Monday, Jan. 04, 1937
Palace Redeemed
Residents of Atlanta, Ga. a decade and more ago used to wonder what went on inside the handsome, white-columned mansion which stands at Peachtree Road and Wesley Avenue in the city's swankest district. Everyone knew it was the "Imperial Palace" of the Ku Klux Klan and that in it labored Hiram Wesley Evans, the Imperial Wizard and all-American antiPope.
By 1925 the Klan's power and wealth had collapsed. The palace was sold, passed through ten hands and last summer was once more up for sale. This week its four and one-half acres resound with hammers and saws. In a final and most remarkable mutation, the old Klan property is now hallowed Catholic ground. Picked up for $32,500 by the shepherd of all Georgia's Catholics, Bishop Gerald Patrick Aloysius O'Hara of Savannah, the ground floor of the old Palace has already been made into a chapel, consecrated as part of a new parish: "Christ the King." When a $200,000 church and a $32,000 parochial school are completed on the property, the Palace will become a Catholic teachers' home.

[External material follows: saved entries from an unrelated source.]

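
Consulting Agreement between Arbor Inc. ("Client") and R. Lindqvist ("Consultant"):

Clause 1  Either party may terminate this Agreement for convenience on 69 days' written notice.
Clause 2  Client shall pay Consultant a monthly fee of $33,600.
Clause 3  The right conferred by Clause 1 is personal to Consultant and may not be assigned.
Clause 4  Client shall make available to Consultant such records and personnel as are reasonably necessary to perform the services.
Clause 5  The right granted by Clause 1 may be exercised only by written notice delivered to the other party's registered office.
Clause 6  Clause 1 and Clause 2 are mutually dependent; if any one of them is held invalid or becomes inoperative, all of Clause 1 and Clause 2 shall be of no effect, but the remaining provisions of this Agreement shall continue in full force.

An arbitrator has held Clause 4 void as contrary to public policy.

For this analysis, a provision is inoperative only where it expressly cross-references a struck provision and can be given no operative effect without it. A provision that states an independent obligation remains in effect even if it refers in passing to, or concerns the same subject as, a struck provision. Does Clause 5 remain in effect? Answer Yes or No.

Yes

Clause 4 is struck. No other provision's operative terms depend on Clause 4. Clause 6 ties Clause 1 and Clause 2 together, but none of those is affected here; the remaining provisions continue in force under Clause 6. Clause 1, Clause 2, Clause 3, Clause 5, and Clause 6 remain in effect. Clause 5 is among the surviving provisions, so the answer is yes.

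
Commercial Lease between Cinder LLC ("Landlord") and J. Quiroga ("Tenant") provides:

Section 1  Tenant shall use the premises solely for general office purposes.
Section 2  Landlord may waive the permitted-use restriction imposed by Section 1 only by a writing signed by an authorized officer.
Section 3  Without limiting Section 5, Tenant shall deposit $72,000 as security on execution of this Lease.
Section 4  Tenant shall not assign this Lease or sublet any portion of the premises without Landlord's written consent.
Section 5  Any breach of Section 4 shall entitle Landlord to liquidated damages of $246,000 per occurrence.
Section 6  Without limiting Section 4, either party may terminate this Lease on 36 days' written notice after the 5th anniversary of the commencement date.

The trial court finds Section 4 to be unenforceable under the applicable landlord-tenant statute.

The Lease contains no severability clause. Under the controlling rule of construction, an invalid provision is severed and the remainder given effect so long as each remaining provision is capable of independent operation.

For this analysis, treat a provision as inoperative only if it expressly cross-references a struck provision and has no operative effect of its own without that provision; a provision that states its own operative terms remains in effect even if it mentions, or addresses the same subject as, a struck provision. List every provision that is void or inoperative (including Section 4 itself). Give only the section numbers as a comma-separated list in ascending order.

Section 4 is struck. Section 5 has no operative effect of its own apart from Section 4 and is therefore inoperative. Although Section 6 refers to Section 4, its operative terms do not depend on Section 4, so it remains in effect. Section 3 mentions Section 5 but its own obligation stands independently of Section 5, so Section 3 is not affected. With no severability clause, the stated default rule severs what cannot stand and enforces each remaining provision that can operate on its own. That leaves Section 1, Section 2, Section 3, and Section 6 in effect.

4, 5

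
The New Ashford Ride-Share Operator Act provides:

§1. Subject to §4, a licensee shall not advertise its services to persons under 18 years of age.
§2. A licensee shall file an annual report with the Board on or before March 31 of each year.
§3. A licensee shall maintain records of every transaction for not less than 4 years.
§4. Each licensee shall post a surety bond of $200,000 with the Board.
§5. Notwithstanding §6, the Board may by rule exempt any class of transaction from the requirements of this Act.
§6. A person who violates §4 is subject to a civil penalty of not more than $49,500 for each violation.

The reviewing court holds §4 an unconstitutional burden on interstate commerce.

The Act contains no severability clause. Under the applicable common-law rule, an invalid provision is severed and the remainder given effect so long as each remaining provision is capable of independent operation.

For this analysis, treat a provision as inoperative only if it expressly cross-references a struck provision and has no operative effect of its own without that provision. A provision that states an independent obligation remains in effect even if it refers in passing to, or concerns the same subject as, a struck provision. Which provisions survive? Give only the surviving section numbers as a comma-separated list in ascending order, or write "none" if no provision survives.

1, 2, 3, 5

§4 is struck. §6 merely fixes the civil penalty for violating §4; with §4 gone it has nothing to operate on and falls away. Although §5 refers to §6, its operative terms do not depend on §6, so it remains in effect. Although §1 refers to §4, its operative terms do not depend on §4, so it remains in effect. Under the stated default rule, only provisions that cannot operate independently fall away; the rest are enforced. The provisions still in force are §1, §2, §3, and §5.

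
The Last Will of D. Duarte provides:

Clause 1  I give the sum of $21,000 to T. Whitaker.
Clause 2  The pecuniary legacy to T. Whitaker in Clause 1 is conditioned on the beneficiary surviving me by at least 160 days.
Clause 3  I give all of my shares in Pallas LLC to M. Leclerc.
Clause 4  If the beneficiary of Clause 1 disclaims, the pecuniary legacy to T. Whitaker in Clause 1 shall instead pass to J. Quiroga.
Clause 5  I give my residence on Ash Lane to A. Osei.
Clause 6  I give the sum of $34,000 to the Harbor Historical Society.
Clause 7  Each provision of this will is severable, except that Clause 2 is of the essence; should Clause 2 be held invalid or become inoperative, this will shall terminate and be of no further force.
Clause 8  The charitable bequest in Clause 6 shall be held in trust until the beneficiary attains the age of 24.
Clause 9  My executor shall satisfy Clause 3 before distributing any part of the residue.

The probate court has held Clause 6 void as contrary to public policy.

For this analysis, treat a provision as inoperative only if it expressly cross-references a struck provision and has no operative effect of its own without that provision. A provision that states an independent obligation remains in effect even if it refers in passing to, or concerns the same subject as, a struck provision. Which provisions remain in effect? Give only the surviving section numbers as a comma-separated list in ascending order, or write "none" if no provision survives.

Clause 6 is struck. The only function of Clause 8 is the trust for Clause 6, so it cannot stand once Clause 6 is removed. Clause 7 makes Clause 2 an essential term, but Clause 2 is unaffected, so the severability proviso in Clause 7 preserves the remaining provisions. The provisions still in force are Clause 1, Clause 2, Clause 3, Clause 4, Clause 5, Clause 7, and Clause 9.

1, 2, 3, 4, 5, 7, 9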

Savannah's tall, handsome Bishop O'Hara, a comparative stranger to Atlanta, professes to have known nothing of the antecedents of his palace until the sale was completed. Through similar ignorance his name has been confused lately with that of Gerald O'Hara. the hard-drinking Irish father of Heroine Scarlett O'Hara, in Novelist Margaret Mitchell's panoramic Atlanta novel. Gone With the Wind. Meticulous Author Mitchell laboriously checked reams of old records to make sure none of her names was real, but missed news accounts of Bishop O'Hara's appointment to Savannah last year (TIME, Dec. 2, 1935).